Created: 13 June 2012
From 1969 to 1970, Mike Close served a year-long tour of duty in Vietnam. Five months ago, he revisited the country for the first time since the war, in a trip that turned out to be as much about change as it was about memories.
When Mike and his wife Chris decided to make the trip together with a friend from Mike's unit, John Berend, and his wife Marjorie, they turned to Myths and Mountains, with whom the Closes had previously traveled to Peru. "If I'm going to do a trip to an out-of-the-way place, I'm not even going to talk to anyone besides Myths and Mountains," Mike says. "They really do this out-of-the-way stuff well."

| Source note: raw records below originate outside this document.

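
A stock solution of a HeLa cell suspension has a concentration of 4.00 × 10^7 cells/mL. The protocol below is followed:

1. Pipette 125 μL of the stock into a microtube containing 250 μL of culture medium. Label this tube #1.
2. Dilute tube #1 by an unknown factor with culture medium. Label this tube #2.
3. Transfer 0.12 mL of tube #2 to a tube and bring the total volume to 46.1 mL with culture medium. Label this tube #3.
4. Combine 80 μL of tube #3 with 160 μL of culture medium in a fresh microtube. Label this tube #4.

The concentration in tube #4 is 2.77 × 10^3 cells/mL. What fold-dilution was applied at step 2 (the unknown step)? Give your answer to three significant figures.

Step 1: 125 μL + 250 μL = 375 μL total → factor 375/125 = 3
Step 2: unknown factor x
Step 3: 0.12 mL brought to 46.1 mL → factor 46.1/0.12 = 384.17
Step 4: 80 μL + 160 μL = 240 μL total → factor 240/80 = 3
Product of known-step factors = 3457.5
Overall factor = 4.00 × 10^7 cells/mL / (2.77 × 10^3 cells/mL) = 14440
x = 14440 / 3457.5 = 4.18

4.18-fold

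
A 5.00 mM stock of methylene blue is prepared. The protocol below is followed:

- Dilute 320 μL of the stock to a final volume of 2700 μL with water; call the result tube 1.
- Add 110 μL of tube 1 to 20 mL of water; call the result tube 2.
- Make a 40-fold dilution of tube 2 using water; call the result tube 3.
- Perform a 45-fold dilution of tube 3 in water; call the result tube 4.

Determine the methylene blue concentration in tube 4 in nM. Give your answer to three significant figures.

1.80 nM

Step 1: 320 μL brought to 2700 μL → factor 2700/320 = 8.4375
Step 2: 110 μL + 20 mL = 20110 μL total → factor 20110/110 = 182.82
Step 3: 40-fold → factor 40
Step 4: 45-fold → factor 45
Overall dilution factor = 8.4375 × 182.82 × 40 × 45 = 2.7766 × 10^6
Final = 5.00 mM / 2.7766 × 10^6 = 1.801 × 10^-6 mM = 1.80 nM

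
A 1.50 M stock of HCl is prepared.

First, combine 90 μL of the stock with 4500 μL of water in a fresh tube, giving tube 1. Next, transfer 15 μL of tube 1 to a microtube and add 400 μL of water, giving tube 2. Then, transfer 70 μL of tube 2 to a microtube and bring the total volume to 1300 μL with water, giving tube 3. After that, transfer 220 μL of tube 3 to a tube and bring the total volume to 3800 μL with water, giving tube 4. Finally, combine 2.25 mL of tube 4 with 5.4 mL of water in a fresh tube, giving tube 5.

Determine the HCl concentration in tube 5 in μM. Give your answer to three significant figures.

0.975 μM

Step 1: 90 μL + 4500 μL = 4590 μL total → factor 4590/90 = 51
Step 2: 15 μL + 400 μL = 415 μL total → factor 415/15 = 27.667
Step 3: 70 μL brought to 1300 μL → factor 1300/70 = 18.571
Step 4: 220 μL brought to 3800 μL → factor 3800/220 = 17.273
Step 5: 2.25 mL + 5.4 mL = 7.65 mL total → factor 7.65/2.25 = 3.4
Overall dilution factor = 51 × 27.667 × 18.571 × 17.273 × 3.4 = 1.5389 × 10^6
Final = 1.50 M / 1.5389 × 10^6 = 9.747 × 10^-7 M = 0.975 μM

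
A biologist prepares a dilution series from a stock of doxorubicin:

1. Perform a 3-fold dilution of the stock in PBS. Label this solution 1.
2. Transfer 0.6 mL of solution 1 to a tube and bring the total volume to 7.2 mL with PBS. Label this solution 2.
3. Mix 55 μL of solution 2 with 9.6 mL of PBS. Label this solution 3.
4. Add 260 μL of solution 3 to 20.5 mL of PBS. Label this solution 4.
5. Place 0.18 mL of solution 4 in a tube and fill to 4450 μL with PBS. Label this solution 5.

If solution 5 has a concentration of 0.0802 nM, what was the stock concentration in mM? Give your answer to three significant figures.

1.00 mM

Step 1: 3-fold → factor 3
Step 2: 0.6 mL brought to 7.2 mL → factor 7.2/0.6 = 12
Step 3: 55 μL + 9.6 mL = 9655 μL total → factor 9655/55 = 175.55
Step 4: 260 μL + 20.5 mL = 20760 μL total → factor 20760/260 = 79.846
Step 5: 0.18 mL brought to 4450 μL → factor 4.45/0.18 = 24.722
Overall dilution factor = 3 × 12 × 175.55 × 79.846 × 24.722 = 1.2475 × 10^7
Stock = 0.0802 nM × 1.2475 × 10^7 = 1.000 × 10^6 nM = 1.00 mM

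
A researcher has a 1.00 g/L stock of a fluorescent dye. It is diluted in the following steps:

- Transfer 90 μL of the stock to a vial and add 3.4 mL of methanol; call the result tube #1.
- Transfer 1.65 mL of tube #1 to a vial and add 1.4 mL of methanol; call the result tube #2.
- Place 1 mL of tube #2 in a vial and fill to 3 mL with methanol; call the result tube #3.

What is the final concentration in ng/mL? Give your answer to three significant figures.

Step 1: 90 μL + 3.4 mL = 3490 μL total → factor 3490/90 = 38.778
Step 2: 1.65 mL + 1.4 mL = 3.05 mL total → factor 3.05/1.65 = 1.8485
Step 3: 1 mL brought to 3 mL → factor 3/1 = 3
Overall dilution factor = 38.778 × 1.8485 × 3 = 215.04
Final = 1.00 g/L / 215.04 = 0.004650 g/L = 4.65 × 10^3 ng/mL

4.65 × 10^3 ng/mL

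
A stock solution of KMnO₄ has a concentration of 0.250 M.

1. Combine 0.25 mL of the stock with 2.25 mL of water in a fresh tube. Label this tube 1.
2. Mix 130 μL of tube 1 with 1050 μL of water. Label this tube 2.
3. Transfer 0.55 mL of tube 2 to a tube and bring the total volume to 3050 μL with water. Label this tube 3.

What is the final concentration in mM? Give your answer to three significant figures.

Step 1: 0.25 mL + 2.25 mL = 2.5 mL total → factor 2.5/0.25 = 10
Step 2: 130 μL + 1050 μL = 1180 μL total → factor 1180/130 = 9.0769
Step 3: 0.55 mL brought to 3050 μL → factor 3.05/0.55 = 5.5455
Overall dilution factor = 10 × 9.0769 × 5.5455 = 503.36
Final = 0.250 M / 503.36 = 0.0004967 M = 0.497 mM

0.497 mM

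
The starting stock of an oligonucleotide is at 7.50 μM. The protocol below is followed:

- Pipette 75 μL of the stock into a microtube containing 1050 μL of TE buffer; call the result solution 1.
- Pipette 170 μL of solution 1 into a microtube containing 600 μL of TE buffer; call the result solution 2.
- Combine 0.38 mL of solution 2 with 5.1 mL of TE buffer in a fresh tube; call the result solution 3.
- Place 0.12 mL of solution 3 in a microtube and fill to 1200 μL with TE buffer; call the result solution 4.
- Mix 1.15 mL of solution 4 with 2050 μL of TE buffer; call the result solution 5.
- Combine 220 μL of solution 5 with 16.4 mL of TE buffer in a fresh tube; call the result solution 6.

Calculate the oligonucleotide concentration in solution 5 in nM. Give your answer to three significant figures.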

Mike and John had both served as pilots in Vietnam's Central Highlands and wanted to revisit the places they had flown in and out of every day. For logistical reasons they decided to do the trip by car, so Myths and Mountains President Toni Neubauer - whom Mike calls "basically a walking encyclopedia of Vietnam" - laid out a clockwise itinerary starting in Saigon. She also booked one of Vietnam's best guides, Le Van Cuong, to accompany the group.

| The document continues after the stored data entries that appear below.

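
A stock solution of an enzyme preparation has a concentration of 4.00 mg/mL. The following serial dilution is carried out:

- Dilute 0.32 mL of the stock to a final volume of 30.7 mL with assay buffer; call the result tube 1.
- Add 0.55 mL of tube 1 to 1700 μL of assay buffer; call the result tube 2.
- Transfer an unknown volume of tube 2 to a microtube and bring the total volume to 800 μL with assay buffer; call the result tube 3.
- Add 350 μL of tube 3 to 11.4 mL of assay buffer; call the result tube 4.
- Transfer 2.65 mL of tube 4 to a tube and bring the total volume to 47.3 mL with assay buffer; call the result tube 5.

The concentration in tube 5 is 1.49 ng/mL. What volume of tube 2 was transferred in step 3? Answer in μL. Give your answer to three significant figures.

70.1 μL

Step 1: 0.32 mL brought to 30.7 mL → factor 30.7/0.32 = 95.938
Step 2: 0.55 mL + 1700 μL = 2.25 mL total → factor 2.25/0.55 = 4.0909
Step 3: v brought to 800 μL → factor = 800 μL/v
Step 4: 350 μL + 11.4 mL = 11750 μL total → factor 11750/350 = 33.571
Step 5: 2.65 mL brought to 47.3 mL → factor 47.3/2.65 = 17.849
Product of known-step factors = 2.3518 × 10^5
Overall factor = 4.00 mg/mL / (1.49 ng/mL) = 2.6846 × 10^6
Step-3 factor = 2.6846 × 10^6 / 2.3518 × 10^5 = 11.415
v = 800 μL / 11.415 = 70.1 μL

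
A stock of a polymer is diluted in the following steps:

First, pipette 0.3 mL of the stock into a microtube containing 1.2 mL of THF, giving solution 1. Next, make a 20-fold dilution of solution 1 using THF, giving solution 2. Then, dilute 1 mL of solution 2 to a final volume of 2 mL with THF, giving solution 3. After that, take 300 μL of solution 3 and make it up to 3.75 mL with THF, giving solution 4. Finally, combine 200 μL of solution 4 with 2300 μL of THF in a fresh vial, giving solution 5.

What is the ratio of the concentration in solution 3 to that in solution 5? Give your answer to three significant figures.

Step 1: 0.3 mL + 1.2 mL = 1.5 mL total → factor 1.5/0.3 = 5
Step 2: 20-fold → factor 20
Step 3: 1 mL brought to 2 mL → factor 2/1 = 2
Step 4: 300 μL brought to 3.75 mL → factor 3750/300 = 12.5
Step 5: 200 μL + 2300 μL = 2500 μL total → factor 2500/200 = 12.5
Dilution factor to solution 3 = 200; to solution 5 = 31250
[solution 3]/[solution 5] = (factor to solution 5)/(factor to solution 3) = 31250/200 = 156

156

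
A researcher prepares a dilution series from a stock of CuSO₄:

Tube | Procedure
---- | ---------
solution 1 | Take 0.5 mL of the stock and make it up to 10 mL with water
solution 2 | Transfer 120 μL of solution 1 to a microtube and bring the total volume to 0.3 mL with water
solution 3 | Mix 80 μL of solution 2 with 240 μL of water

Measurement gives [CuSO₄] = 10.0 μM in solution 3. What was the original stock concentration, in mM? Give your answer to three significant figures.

Step 1: 0.5 mL brought to 10 mL → factor 10/0.5 = 20
Step 2: 120 μL brought to 0.3 mL → factor 300/120 = 2.5
Step 3: 80 μL + 240 μL = 320 μL total → factor 320/80 = 4
Overall dilution factor = 20 × 2.5 × 4 = 200
Stock = 10.0 μM × 200 = 2000 μM = 2.00 mM

2.00 mM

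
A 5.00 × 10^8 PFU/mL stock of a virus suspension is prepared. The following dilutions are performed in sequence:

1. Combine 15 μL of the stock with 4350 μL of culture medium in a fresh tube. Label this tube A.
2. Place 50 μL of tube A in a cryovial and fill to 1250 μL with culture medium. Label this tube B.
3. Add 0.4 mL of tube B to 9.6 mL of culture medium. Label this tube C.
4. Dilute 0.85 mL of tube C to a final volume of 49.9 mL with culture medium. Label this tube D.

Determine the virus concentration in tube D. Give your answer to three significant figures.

46.8 PFU/mL

Step 1: 15 μL + 4350 μL = 4365 μL total → factor 4365/15 = 291
Step 2: 50 μL brought to 1250 μL → factor 1250/50 = 25
Step 3: 0.4 mL + 9.6 mL = 10 mL total → factor 10/0.4 = 25
Step 4: 0.85 mL brought to 49.9 mL → factor 49.9/0.85 = 58.706
Overall dilution factor = 291 × 25 × 25 × 58.706 = 1.0677 × 10^7
Final = 5.00 × 10^8 PFU/mL / 1.0677 × 10^7 = 46.8 PFU/mL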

Unfortunately John and Marjorie had to cancel at the last minute, so Mike and Chris ended up making the trip alone. Early on, it became clear that Vietnam in 2012 was very different from 40 years ago. Dalat, part of the no-fire zone during the war, was "one of the prettiest cities I've ever seen," Mike says. Further north, Buon Ma Thuot saw some of the heaviest American bombing in the country. Now, "it's a thriving little city. There's not a sign of the war left."
The town of Pleiku, site of an American base during the war, had grown beyond recognition. "I lived in Pleiku for seven months and couldn't even find within a half a mile where I lived, it's changed so much," Mike says.